Every night before bed I go to each of the kids’ rooms. I check on the boys first. I go into their bedroom, with their cribs six feet apart, and stare at them long enough to confirm that I see their chests moving. I don’t doubt they are breathing, but I appreciate visual validation. I don’t stay for too long because, while they can sleep through each other’s screaming, they tend to wake at the scent of my desperation for peace and quiet.
Then I go to Eva’s room, my only daughter and oldest. She sleeps in a pile of blankets and pillows on the floor, next to her toddler bed. Since we moved into our house nine months ago, she has refused to sleep in her bed. However, she won’t get rid of it, even though it appears to only be good for holding all of her stuff, which will someday be featured on a show I hope to produce called Toddlers and Hoarders.
Sometimes, after I locate her in her nest of stuffed animals and quilts, I walk over and kiss her forehead. The other night, I stayed in the doorway. I thought, she is such a big girl, in such a big girl’s room.
She is sleeping on a pink rug, Tinker Bell decorations hang from her ceiling, and a tiara and wand litter her dresser. A little over a year ago, I wrote an essay called Mom-Mom, The Princess, and the Hypocrite where I discussed my distaste for Disney princesses and stereotypical expectations based on gender. I vowed to never allow a tiara to grace the head of any of my children, unless it was on a son. I swore off Barbie. And I refused to buy frilly clothing.
And here I am now, tasting the hypocrisy of my words. If they could have flavor, they would be bubblegum and if they could have color, they would be pink and purple. Despite my attempts to keep over commercialized “girl” stuff away from my daughter, she seems to have a sampling of all of it. My attempts were based on the simple fact that I wanted her to be exposed to all toys, ideas, and colors a child should get to experience and not only the ones that society thinks she should have based on her gender.
But about six months ago, she developed a very strong desire to wear pink, princess stuff, and learn all of the names of the Disney Princesses. I don’t know all of their names, so one is called Pouchy. Don’t ask. She wanted pretty dress-up dresses from Santa and last month she wanted a Tinker Bell birthday cake. Her newest infatuation is the princess underwear she picked out at Costco. They also have Hello Kitty and Super Heroes if anyone is wondering.
I could have said no to all of it. But I didn’t. Why? Because she doesn’t ask for much. Because all of it makes her happy—I have never seen a kid so excited about underwear. And because on any given day she will want to wear her Wonder Woman costume instead of her princess dress.
While she has a fondness for stories and characters I can’t stand, she also loves my old Berenstain Bear books and building with blocks and Legos. She is creative and funny. She is a well-adjusted kid and turning into a solid little person.
I will credit this to nature, nurture, and my resistance to handing her gender biased things.
The other night while she was brushing her teeth, she looked at me and said, “Mama, am I pretty?”

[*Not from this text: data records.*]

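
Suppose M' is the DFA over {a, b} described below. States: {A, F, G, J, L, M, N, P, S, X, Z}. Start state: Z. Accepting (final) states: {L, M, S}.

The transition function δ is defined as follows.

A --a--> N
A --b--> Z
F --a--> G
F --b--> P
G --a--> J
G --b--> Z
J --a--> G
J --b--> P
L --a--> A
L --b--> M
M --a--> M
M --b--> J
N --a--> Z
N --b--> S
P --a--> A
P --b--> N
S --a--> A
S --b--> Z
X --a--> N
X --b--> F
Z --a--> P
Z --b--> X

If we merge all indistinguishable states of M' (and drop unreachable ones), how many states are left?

8

First remove the unreachable states {L,M}; 9 states remain.
Initial partition by acceptance: {S} | {A,F,G,J,N,P,X,Z}.
Split {A,F,G,J,N,P,X,Z} by δ(·,b) → {A,F,G,J,P,X,Z} and {N}.
Split {A,F,G,J,P,X,Z} by δ(·,a) → {F,G,J,P,Z} and {A,X}.
Refine {F,G,J,P,Z} on symbol a: members go to different blocks, giving {F,G,J,Z} and {P}.
On input a, block {F,G,J,Z} splits into {F,G,J} and {Z}.
Split {F,G,J} by δ(·,b) → {F,J} and {G}.
Refine {A,X} on symbol b: members go to different blocks, giving {A} and {X}.
Stable partition: {S} | {F,J} | {N} | {A} | {P} | {Z} | {G} | {X} — 8 equivalence classes.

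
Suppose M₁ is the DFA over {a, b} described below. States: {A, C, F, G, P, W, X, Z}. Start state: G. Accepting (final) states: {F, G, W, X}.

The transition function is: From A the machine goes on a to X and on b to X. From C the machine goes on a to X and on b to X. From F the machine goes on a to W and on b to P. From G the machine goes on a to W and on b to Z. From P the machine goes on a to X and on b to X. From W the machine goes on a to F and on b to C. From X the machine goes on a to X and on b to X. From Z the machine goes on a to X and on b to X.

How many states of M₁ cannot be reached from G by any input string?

1

Starting at G and following transitions, the reachable set is {C, F, G, P, W, X, Z}. That leaves A unreachable — 1 in total.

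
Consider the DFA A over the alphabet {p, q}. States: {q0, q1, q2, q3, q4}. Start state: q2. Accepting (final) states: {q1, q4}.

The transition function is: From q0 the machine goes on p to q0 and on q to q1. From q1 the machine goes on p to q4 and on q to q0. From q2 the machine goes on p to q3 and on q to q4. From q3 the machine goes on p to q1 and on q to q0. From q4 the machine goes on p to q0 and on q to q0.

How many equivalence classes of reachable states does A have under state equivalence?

All states are reachable from the start state.
Initial partition by acceptance: {q1,q4} | {q0,q2,q3}.
Split {q1,q4} by δ(·,p) → {q1} and {q4}.
Split {q0,q2,q3} by δ(·,p) → {q0,q2} and {q3}.
Split {q0,q2} by δ(·,p) → {q0} and {q2}.
The partition is now stable with 5 blocks: {q1} | {q0} | {q4} | {q3} | {q2}.

5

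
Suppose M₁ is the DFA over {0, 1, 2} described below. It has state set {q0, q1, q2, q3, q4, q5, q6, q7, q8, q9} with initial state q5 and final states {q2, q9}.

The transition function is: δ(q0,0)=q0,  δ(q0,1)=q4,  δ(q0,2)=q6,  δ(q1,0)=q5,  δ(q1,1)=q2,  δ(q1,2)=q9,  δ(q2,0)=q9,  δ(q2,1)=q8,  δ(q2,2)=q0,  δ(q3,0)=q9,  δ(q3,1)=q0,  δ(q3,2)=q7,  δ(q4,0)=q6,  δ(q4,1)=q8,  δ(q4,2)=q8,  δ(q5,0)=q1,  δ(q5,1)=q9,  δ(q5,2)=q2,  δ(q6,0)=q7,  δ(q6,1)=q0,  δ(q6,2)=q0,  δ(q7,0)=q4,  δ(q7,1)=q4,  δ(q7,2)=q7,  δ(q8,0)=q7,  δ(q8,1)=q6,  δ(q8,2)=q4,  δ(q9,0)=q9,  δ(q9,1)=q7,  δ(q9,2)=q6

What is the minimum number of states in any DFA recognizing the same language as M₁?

Reachable states from the start: {q0,q1,q2,q4,q5,q6,q7,q8,q9}. Unreachable: {q3} — drop them.
P0 = {q2,q9} | {q0,q1,q4,q5,q6,q7,q8}.
Refine {q0,q1,q4,q5,q6,q7,q8} on symbol 1: members go to different blocks, giving {q0,q4,q6,q7,q8} and {q1,q5}.
Stable partition: {q2,q9} | {q0,q4,q6,q7,q8} | {q1,q5} — 3 equivalence classes.

3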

After my heart broke a little bit, and after I fought the urge to do my best Aibileen impression and say, “You is kind. You is smart. You is important,” I quickly told her yes. Yes, she is pretty. And kind. And smart. And important. Seriously—if you haven’t read The Help, do it.
I don’t know where she got the notion to ask that question or what her definition of pretty is, but I don’t want it to be based on the packaged crap that is shoved in our daughters’ faces in commercials, books, and magazines.
Yes, I worry too much about this. But I believe it is worth worrying about. I realize that she is only three, but if I can provide a solid foundation of confidence and limitless possibilities, I will. And yes, I believe moderation and limitations to packaged girlhood is one way to do that.
I will say that having only one Barbie or one Tinker Bell makes Eva covet, if not appreciate, her contraband. At all times we know exactly where those things are and they are never taken for granted.
This subject is not the only one that has bent or broken my moral code and it won’t be the last. Parenting makes you do things you don’t always want to do and it forces you to compromise. It also gives you the opportunity to communicate through words and actions. I will continue to read her Disney stories about mermaids and princesses and I will continue to tell her she is beautiful, whether she is wearing a dress, a Super Hero costume, or nothing at all.